Lemongrass Chicken and Kale Stir Fry
1 bunch kale, washed, dried
3 tsp sesame oil
1 stick lemongrass, white part only, finely chopped
2 garlic cloves, crushed
2cm piece ginger, peeled, grated
500g chicken breast fillet, trimmed, thinly sliced
2 tbs peanut oil
125g snow peas, trimmed, thinly sliced
1 tbs fish sauce
1 tbs grated palm sugar
1 lime, juiced
½ cup Thai basil leaves
1/2 cup roasted salted cashew nuts
Steamed rice or noodles, to serve
- Remove the centre stem from the kale, tear leaves into smaller pieces. Combine sesame oil, lemongrass, garlic and ginger in a bowl. Add chicken, stir to coat.

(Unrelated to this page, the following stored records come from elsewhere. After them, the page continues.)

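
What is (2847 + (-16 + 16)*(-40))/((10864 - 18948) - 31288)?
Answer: -949/13124 ≈ -0.072310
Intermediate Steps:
(2847 + (-16 + 16)*(-40))/((10864 - 18948) - 31288) = (2847 + 0*(-40))/(-8084 - 31288) = (2847 + 0)/(-39372) = 2847*(-1/39372) = -949/13124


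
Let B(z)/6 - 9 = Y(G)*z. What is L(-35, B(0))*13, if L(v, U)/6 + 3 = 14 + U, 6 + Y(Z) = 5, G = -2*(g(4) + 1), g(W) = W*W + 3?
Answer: 5070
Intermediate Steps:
g(W) = 3 + W² (g(W) = W² + 3 = 3 + W²)
G = -40 (G = -2*((3 + 4²) + 1) = -2*((3 + 16) + 1) = -2*(19 + 1) = -2*20 = -40)
Y(Z) = -1 (Y(Z) = -6 + 5 = -1)
B(z) = 54 - 6*z (B(z) = 54 + 6*(-z) = 54 - 6*z)
L(v, U) = 66 + 6*U (L(v, U) = -18 + 6*(14 + U) = -18 + (84 + 6*U) = 66 + 6*U)
L(-35, B(0))*13 = (66 + 6*(54 - 6*0))*13 = (66 + 6*(54 + 0))*13 = (66 + 6*54)*13 = (66 + 324)*13 = 390*13 = 5070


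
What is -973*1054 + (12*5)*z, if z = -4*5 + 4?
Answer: -1026502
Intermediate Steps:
z = -16 (z = -20 + 4 = -16)
-973*1054 + (12*5)*z = -973*1054 + (12*5)*(-16) = -1025542 + 60*(-16) = -1025542 - 960 = -1026502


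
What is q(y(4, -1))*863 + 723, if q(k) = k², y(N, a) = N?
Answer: 14531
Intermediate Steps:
q(y(4, -1))*863 + 723 = 4²*863 + 723 = 16*863 + 723 = 13808 + 723 = 14531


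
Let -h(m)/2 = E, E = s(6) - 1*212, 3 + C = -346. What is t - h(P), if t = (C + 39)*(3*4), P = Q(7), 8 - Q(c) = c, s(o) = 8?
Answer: -4128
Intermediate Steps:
C = -349 (C = -3 - 346 = -349)
Q(c) = 8 - c
P = 1 (P = 8 - 1*7 = 8 - 7 = 1)
t = -3720 (t = (-349 + 39)*(3*4) = -310*12 = -3720)
E = -204 (E = 8 - 1*212 = 8 - 212 = -204)
h(m) = 408 (h(m) = -2*(-204) = 408)
t - h(P) = -3720 - 1*408 = -3720 - 408 = -4128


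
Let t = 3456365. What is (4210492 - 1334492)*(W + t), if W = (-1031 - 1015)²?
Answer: 21979775356000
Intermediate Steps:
W = 4186116 (W = (-2046)² = 4186116)
(4210492 - 1334492)*(W + t) = (4210492 - 1334492)*(4186116 + 3456365) = 2876000*7642481 = 21979775356000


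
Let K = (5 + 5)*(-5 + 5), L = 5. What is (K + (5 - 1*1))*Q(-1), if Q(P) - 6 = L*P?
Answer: 4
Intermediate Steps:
K = 0 (K = 10*0 = 0)
Q(P) = 6 + 5*P
(K + (5 - 1*1))*Q(-1) = (0 + (5 - 1*1))*(6 + 5*(-1)) = (0 + (5 - 1))*(6 - 5) = (0 + 4)*1 = 4*1 = 4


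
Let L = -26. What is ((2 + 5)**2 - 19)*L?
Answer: -780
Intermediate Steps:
((2 + 5)**2 - 19)*L = ((2 + 5)**2 - 19)*(-26) = (7**2 - 19)*(-26) = (49 - 19)*(-26) = 30*(-26) = -780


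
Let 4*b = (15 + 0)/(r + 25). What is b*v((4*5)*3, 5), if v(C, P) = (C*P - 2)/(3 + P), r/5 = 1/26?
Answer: 5811/1048 ≈ 5.5448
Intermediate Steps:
r = 5/26 ≈ 0.19231
v(C, P) = (-2 + C*P)/(3 + P)
b = 39/262 (b = ((15 + 0)/(5/26 + 25))/4 = (15/(655/26))/4 = (15*(26/655))/4 = (1/4)*(78/131) = 39/262 ≈ 0.14885)
b*v((4*5)*3, 5) = 39*((-2 + ((4*5)*3)*5)/(3 + 5))/262 = 39*((-2 + (20*3)*5)/8)/262 = 39*((-2 + 60*5)/8)/262 = 39*((-2 + 300)/8)/262 = 39*((1/8)*298)/262 = (39/262)*(149/4) = 5811/1048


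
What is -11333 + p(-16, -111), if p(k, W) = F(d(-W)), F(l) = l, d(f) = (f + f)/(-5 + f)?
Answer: -600538/53 ≈ -11331.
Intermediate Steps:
d(f) = 2*f/(-5 + f) (d(f) = (2*f)/(-5 + f) = 2*f/(-5 + f))
p(k, W) = -2*W/(-5 - W) (p(k, W) = 2*(-W)/(-5 - W) = -2*W/(-5 - W))
-11333 + p(-16, -111) = -11333 + 2*(-111)/(5 - 111) = -11333 + 2*(-111)/(-106) = -11333 + 2*(-111)*(-1/106) = -11333 + 111/53 = -600538/53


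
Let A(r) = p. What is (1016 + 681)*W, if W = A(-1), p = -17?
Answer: -28849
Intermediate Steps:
A(r) = -17
W = -17
(1016 + 681)*W = (1016 + 681)*(-17) = 1697*(-17) = -28849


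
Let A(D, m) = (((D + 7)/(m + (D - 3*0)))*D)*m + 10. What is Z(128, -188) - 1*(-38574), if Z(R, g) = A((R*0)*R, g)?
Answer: 38584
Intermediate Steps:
A(D, m) = 10 + D*m*(7 + D)/(D + m) (A(D, m) = (((7 + D)/(m + (D + 0)))*D)*m + 10 = (((7 + D)/(m + D))*D)*m + 10 = (((7 + D)/(D + m))*D)*m + 10 = (D*(7 + D)/(D + m))*m + 10 = D*m*(7 + D)/(D + m) + 10 = 10 + D*m*(7 + D)/(D + m))
Z(R, g) = 10 (Z(R, g) = (10*((R*0)*R) + 10*g + g*((R*0)*R)**2 + 7*((R*0)*R)*g)/((R*0)*R + g) = (10*(0*R) + 10*g + g*(0*R)**2 + 7*(0*R)*g)/(0*R + g) = (10*0 + 10*g + g*0**2 + 7*0*g)/(0 + g) = (0 + 10*g + g*0 + 0)/g = (0 + 10*g + 0 + 0)/g = (10*g)/g = 10)
Z(128, -188) - 1*(-38574) = 10 - 1*(-38574) = 10 + 38574 = 38584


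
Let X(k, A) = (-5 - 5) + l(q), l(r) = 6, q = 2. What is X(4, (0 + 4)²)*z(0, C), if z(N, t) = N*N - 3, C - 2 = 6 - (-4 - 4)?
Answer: 12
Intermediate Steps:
C = 16 (C = 2 + (6 - (-4 - 4)) = 2 + (6 - 1*(-8)) = 2 + (6 + 8) = 2 + 14 = 16)
X(k, A) = -4 (X(k, A) = (-5 - 5) + 6 = -10 + 6 = -4)
z(N, t) = -3 + N² (z(N, t) = N² - 3 = -3 + N²)
X(4, (0 + 4)²)*z(0, C) = -4*(-3 + 0²) = -4*(-3 + 0) = -4*(-3) = 12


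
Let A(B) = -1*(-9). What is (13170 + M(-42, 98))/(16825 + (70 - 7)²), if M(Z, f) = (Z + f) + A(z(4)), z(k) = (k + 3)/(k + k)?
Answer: 13235/20794 ≈ 0.63648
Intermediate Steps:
z(k) = (3 + k)/(2*k) (z(k) = (3 + k)/((2*k)) = (3 + k)*(1/(2*k)) = (3 + k)/(2*k))
A(B) = 9
M(Z, f) = 9 + Z + f (M(Z, f) = (Z + f) + 9 = 9 + Z + f)
(13170 + M(-42, 98))/(16825 + (70 - 7)²) = (13170 + (9 - 42 + 98))/(16825 + (70 - 7)²) = (13170 + 65)/(16825 + 63²) = 13235/(16825 + 3969) = 13235/20794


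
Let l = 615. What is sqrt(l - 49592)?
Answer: I*sqrt(48977) ≈ 221.31*I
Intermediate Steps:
sqrt(l - 49592) = sqrt(615 - 49592) = sqrt(-48977) = I*sqrt(48977)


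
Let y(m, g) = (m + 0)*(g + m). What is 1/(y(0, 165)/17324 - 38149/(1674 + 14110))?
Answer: -15784/38149 ≈ -0.41375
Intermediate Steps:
y(m, g) = m*(g + m)
1/(y(0, 165)/17324 - 38149/(1674 + 14110)) = 1/((0*(165 + 0))/17324 - 38149/(1674 + 14110)) = 1/((0*165)*(1/17324) - 38149/15784) = 1/(0*(1/17324) - 38149*1/15784) = 1/(0 - 38149/15784) = 1/(-38149/15784) = -15784/38149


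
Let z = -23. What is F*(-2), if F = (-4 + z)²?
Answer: -1458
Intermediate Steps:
F = 729 (F = (-4 - 23)² = (-27)² = 729)
F*(-2) = 729*(-2) = -1458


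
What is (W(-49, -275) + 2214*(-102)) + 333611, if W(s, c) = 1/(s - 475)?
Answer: 56478291/524 ≈ 1.0778e+5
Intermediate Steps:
W(s, c) = 1/(-475 + s)
(W(-49, -275) + 2214*(-102)) + 333611 = (1/(-475 - 49) + 2214*(-102)) + 333611 = (1/(-524) - 225828) + 333611 = (-1/524 - 225828) + 333611 = -118333873/524 + 333611 = 56478291/524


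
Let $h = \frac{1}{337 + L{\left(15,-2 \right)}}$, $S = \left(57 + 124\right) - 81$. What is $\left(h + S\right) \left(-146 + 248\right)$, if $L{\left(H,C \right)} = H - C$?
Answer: $\frac{601817}{59} \approx 10200.0$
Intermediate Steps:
$S = 100$ ($S = 181 - 81 = 100$)
$h = \frac{1}{354}$ ($h = \frac{1}{337 + \left(15 - -2\right)} = \frac{1}{337 + \left(15 + 2\right)} = \frac{1}{337 + 17} = \frac{1}{354} \approx 0.0028249$)
$\left(h + S\right) \left(-146 + 248\right) = \left(\frac{1}{354} + 100\right) \left(-146 + 248\right) = \frac{35401}{354} \cdot 102 = \frac{601817}{59}$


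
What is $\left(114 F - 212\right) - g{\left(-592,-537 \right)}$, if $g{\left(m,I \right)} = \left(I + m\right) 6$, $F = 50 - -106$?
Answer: $24346$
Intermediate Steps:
$F = 156$ ($F = 50 + 106 = 156$)
$g{\left(m,I \right)} = 6 I + 6 m$
$\left(114 F - 212\right) - g{\left(-592,-537 \right)} = \left(114 \cdot 156 - 212\right) - \left(6 \left(-537\right) + 6 \left(-592\right)\right) = \left(17784 - 212\right) - \left(-3222 - 3552\right) = 17572 - -6774 = 17572 + 6774 = 24346$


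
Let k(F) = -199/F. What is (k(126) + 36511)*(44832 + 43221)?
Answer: 19288584091/6 ≈ 3.2148e+9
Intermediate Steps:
(k(126) + 36511)*(44832 + 43221) = (-199/126 + 36511)*(44832 + 43221) = (-199*1/126 + 36511)*88053 = (-199/126 + 36511)*88053 = (4600187/126)*88053 = 19288584091/6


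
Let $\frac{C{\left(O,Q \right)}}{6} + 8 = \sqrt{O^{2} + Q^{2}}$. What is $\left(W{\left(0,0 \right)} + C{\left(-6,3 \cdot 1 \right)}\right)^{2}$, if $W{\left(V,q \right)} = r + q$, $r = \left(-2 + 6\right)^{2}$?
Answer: $2644 - 1152 \sqrt{5} \approx 68.05$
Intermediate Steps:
$r = 16$ ($r = 4^{2} = 16$)
$W{\left(V,q \right)} = 16 + q$
$C{\left(O,Q \right)} = -48 + 6 \sqrt{O^{2} + Q^{2}}$
$\left(W{\left(0,0 \right)} + C{\left(-6,3 \cdot 1 \right)}\right)^{2} = \left(\left(16 + 0\right) - \left(48 - 6 \sqrt{\left(-6\right)^{2} + \left(3 \cdot 1\right)^{2}}\right)\right)^{2} = \left(16 - \left(48 - 6 \sqrt{36 + 3^{2}}\right)\right)^{2} = \left(16 - \left(48 - 6 \sqrt{36 + 9}\right)\right)^{2} = \left(16 - \left(48 - 6 \sqrt{45}\right)\right)^{2} = \left(16 - \left(48 - 6 \cdot 3 \sqrt{5}\right)\right)^{2} = \left(16 - \left(48 - 18 \sqrt{5}\right)\right)^{2} = \left(-32 + 18 \sqrt{5}\right)^{2}$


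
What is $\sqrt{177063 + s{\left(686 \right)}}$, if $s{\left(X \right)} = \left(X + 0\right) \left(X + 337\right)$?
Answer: $3 \sqrt{97649} \approx 937.46$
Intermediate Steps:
$s{\left(X \right)} = X \left(337 + X\right)$
$\sqrt{177063 + s{\left(686 \right)}} = \sqrt{177063 + 686 \left(337 + 686\right)} = \sqrt{177063 + 686 \cdot 1023} = \sqrt{177063 + 701778} = \sqrt{878841} = 3 \sqrt{97649}$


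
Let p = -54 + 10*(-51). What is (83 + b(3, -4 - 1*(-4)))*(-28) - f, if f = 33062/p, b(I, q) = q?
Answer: -638837/282 ≈ -2265.4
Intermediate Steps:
p = -564 (p = -54 - 510 = -564)
f = -16531/282 (f = 33062/(-564) = 33062*(-1/564) = -16531/282 ≈ -58.621)
(83 + b(3, -4 - 1*(-4)))*(-28) - f = (83 + (-4 - 1*(-4)))*(-28) - 1*(-16531/282) = (83 + (-4 + 4))*(-28) + 16531/282 = (83 + 0)*(-28) + 16531/282 = 83*(-28) + 16531/282 = -2324 + 16531/282 = -638837/282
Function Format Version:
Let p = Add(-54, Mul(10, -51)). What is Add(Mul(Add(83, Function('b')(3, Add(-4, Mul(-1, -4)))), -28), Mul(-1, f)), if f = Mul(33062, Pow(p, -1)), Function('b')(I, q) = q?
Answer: Rational(-638837, 282) ≈ -2265.4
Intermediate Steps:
p = -564 (p = Add(-54, -510) = -564)
f = Rational(-16531, 282) (f = Mul(33062, Pow(-564, -1)) = Mul(33062, Rational(-1, 564)) = Rational(-16531, 282) ≈ -58.621)
Add(Mul(Add(83, Function('b')(3, Add(-4, Mul(-1, -4)))), -28), Mul(-1, f)) = Add(Mul(Add(83, Add(-4, Mul(-1, -4))), -28), Mul(-1, Rational(-16531, 282))) = Add(Mul(Add(83, Add(-4, 4)), -28), Rational(16531, 282)) = Add(Mul(Add(83, 0), -28), Rational(16531, 282)) = Add(Mul(83, -28), Rational(16531, 282)) = Add(-2324, Rational(16531, 282)) = Rational(-638837, 282)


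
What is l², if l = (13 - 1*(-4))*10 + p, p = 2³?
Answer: 31684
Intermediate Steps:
p = 8
l = 178 (l = (13 - 1*(-4))*10 + 8 = (13 + 4)*10 + 8 = 17*10 + 8 = 170 + 8 = 178)
l² = 178² = 31684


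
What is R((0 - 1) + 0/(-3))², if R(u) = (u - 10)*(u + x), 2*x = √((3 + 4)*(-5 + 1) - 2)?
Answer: 121*(2 - I*√30)²/4 ≈ -786.5 - 662.74*I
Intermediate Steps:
x = I*√30/2 (x = √((3 + 4)*(-5 + 1) - 2)/2 = √(7*(-4) - 2)/2 = √(-28 - 2)/2 = √(-30)/2 = (I*√30)/2 = I*√30/2 ≈ 2.7386*I)
R(u) = (-10 + u)*(u + I*√30/2) (R(u) = (u - 10)*(u + I*√30/2) = (-10 + u)*(u + I*√30/2))
R((0 - 1) + 0/(-3))² = (((0 - 1) + 0/(-3))² - 10*((0 - 1) + 0/(-3)) - 5*I*√30 + I*((0 - 1) + 0/(-3))*√30/2)² = ((-1 + 0*(-⅓))² - 10*(-1 + 0*(-⅓)) - 5*I*√30 + I*(-1 + 0*(-⅓))*√30/2)² = ((-1 + 0)² - 10*(-1 + 0) - 5*I*√30 + I*(-1 + 0)*√30/2)² = ((-1)² - 10*(-1) - 5*I*√30 + (½)*I*(-1)*√30)² = (1 + 10 - 5*I*√30 - I*√30/2)² = (11 - 11*I*√30/2)²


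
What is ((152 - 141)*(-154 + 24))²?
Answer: 2044900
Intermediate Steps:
((152 - 141)*(-154 + 24))² = (11*(-130))² = (-1430)² = 2044900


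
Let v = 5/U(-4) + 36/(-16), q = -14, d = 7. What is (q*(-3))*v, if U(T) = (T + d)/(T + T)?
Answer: -1309/2 ≈ -654.50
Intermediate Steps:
U(T) = (7 + T)/(2*T) (U(T) = (T + 7)/(T + T) = (7 + T)/((2*T)) = (7 + T)*(1/(2*T)) = (7 + T)/(2*T))
v = -187/12 (v = 5/(((½)*(7 - 4)/(-4))) + 36/(-16) = 5/(((½)*(-¼)*3)) + 36*(-1/16) = 5/(-3/8) - 9/4 = 5*(-8/3) - 9/4 = -40/3 - 9/4 = -187/12 ≈ -15.583)
(q*(-3))*v = -14*(-3)*(-187/12) = 42*(-187/12) = -1309/2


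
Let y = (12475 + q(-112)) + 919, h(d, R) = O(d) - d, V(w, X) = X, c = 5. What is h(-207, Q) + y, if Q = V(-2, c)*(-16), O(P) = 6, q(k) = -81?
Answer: 13526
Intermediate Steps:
Q = -80 (Q = 5*(-16) = -80)
h(d, R) = 6 - d
y = 13313 (y = (12475 - 81) + 919 = 12394 + 919 = 13313)
h(-207, Q) + y = (6 - 1*(-207)) + 13313 = (6 + 207) + 13313 = 213 + 13313 = 13526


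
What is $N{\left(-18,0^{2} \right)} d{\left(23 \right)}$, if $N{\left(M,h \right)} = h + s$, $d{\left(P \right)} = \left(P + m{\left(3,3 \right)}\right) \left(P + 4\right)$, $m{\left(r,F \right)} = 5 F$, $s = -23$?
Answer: $-23598$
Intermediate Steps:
$d{\left(P \right)} = \left(4 + P\right) \left(15 + P\right)$ ($d{\left(P \right)} = \left(P + 5 \cdot 3\right) \left(P + 4\right) = \left(P + 15\right) \left(4 + P\right) = \left(15 + P\right) \left(4 + P\right) = \left(4 + P\right) \left(15 + P\right)$)
$N{\left(M,h \right)} = -23 + h$ ($N{\left(M,h \right)} = h - 23 = -23 + h$)
$N{\left(-18,0^{2} \right)} d{\left(23 \right)} = \left(-23 + 0^{2}\right) \left(60 + 23^{2} + 19 \cdot 23\right) = \left(-23 + 0\right) \left(60 + 529 + 437\right) = \left(-23\right) 1026 = -23598$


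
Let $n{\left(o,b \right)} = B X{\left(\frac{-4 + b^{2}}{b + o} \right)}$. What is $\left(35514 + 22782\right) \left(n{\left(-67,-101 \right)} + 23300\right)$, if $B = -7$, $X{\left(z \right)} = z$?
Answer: $1383065313$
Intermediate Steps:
$n{\left(o,b \right)} = - \frac{7 \left(-4 + b^{2}\right)}{b + o}$ ($n{\left(o,b \right)} = - 7 \frac{-4 + b^{2}}{b + o} = - \frac{7 \left(-4 + b^{2}\right)}{b + o}$)
$\left(35514 + 22782\right) \left(n{\left(-67,-101 \right)} + 23300\right) = \left(35514 + 22782\right) \left(\frac{7 \left(4 - \left(-101\right)^{2}\right)}{-101 - 67} + 23300\right) = 58296 \left(\frac{7 \left(4 - 10201\right)}{-168} + 23300\right) = 58296 \left(7 \left(- \frac{1}{168}\right) \left(4 - 10201\right) + 23300\right) = 58296 \left(7 \left(- \frac{1}{168}\right) \left(-10197\right) + 23300\right) = 58296 \left(\frac{3399}{8} + 23300\right) = 58296 \cdot \frac{189799}{8} = 1383065313$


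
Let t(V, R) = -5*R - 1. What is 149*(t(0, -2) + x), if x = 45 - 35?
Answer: 2831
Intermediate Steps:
t(V, R) = -1 - 5*R
x = 10
149*(t(0, -2) + x) = 149*((-1 - 5*(-2)) + 10) = 149*((-1 + 10) + 10) = 149*(9 + 10) = 149*19 = 2831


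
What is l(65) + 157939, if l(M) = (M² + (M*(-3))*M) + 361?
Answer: 149850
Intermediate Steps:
l(M) = 361 - 2*M² (l(M) = (M² + (-3*M)*M) + 361 = (M² - 3*M²) + 361 = -2*M² + 361 = 361 - 2*M²)
l(65) + 157939 = (361 - 2*65²) + 157939 = (361 - 2*4225) + 157939 = (361 - 8450) + 157939 = -8089 + 157939 = 149850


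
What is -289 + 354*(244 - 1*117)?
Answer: 44669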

- Heat the wok over high heat until hot. Add 2 tsp oil and swirl to coat the wok. Add one quarter of the chicken, stir-fry for 30 seconds until sealed. Remove to a clean bowl. Repeat with oil and chicken in three batches.
- Add remaining oil with kale and snow peas, stir-fry 1 minute. Return all the chicken and any juices to the wok. Add combined fish sauce, palm sugar and lime juice, stir-fry 30 seconds. Remove from heat, scatter over the basil and cashews. Serve over rice or noodles.